A new Association of the British Pharmaceutical Industry (ABPI) report has found that despite the UK lagging behind other countries globally in terms of early clinical research, it is leading the rest of Europe with its early stage research into new medicines and vaccines.
The report found that cancer research is the UK’s strongest area, along side heart disease, immunology and conditions affecting the nervous system. On top of this, over the past decade over a quarter (28%) of all EU clinical trial applications came from the UK, with an average of 632 trials starting here every year since 2012.
Further findings show that the UK ranks 1st in Europe and 3rd globally for the number of early clinical trials (Phase I); ranks 2nd in the world and 1st in Europe for Phase II clinical trials; but for Phase III the UK falls to 5th place globally.
Reasons such as Brexit and competition from countries like USA, Germany and Japan, as well as emerging heavyweights like China, are all cited as reasons the UK can’t seem to hold its competitive edge globally.

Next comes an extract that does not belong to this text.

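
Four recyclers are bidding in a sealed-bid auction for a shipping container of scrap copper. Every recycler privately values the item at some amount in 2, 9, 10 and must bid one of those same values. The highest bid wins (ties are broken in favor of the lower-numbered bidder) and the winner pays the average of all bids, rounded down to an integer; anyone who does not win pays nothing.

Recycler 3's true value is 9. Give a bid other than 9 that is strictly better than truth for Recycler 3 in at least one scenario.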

The figures are being hailed as “good news” for the UK by Dr. Sheuli Porkess, executive director of research, Medical and Innovation at the ABPI. She continued to say that they show “just how strong we are as a nation at research and development which leads to new medicines and vaccines,” but also reminded that “there’s no room for complacency.”
“The report also shows the importance of the UK globally and the pressing need to keep pace with other established and emerging research hubs in order to continue to attract commercial clinical research.”
In the UK, 870,250 people took part in commercial and non-commercial clinical research across England in 2018/19 – equating to over 2,300 people every day.
Also in 2018/19, the annual economic benefit of clinical research in the UK was £2.7 billion, supporting 47,000 jobs and bringing £28.6 million in savings and £335 million income to the NHS.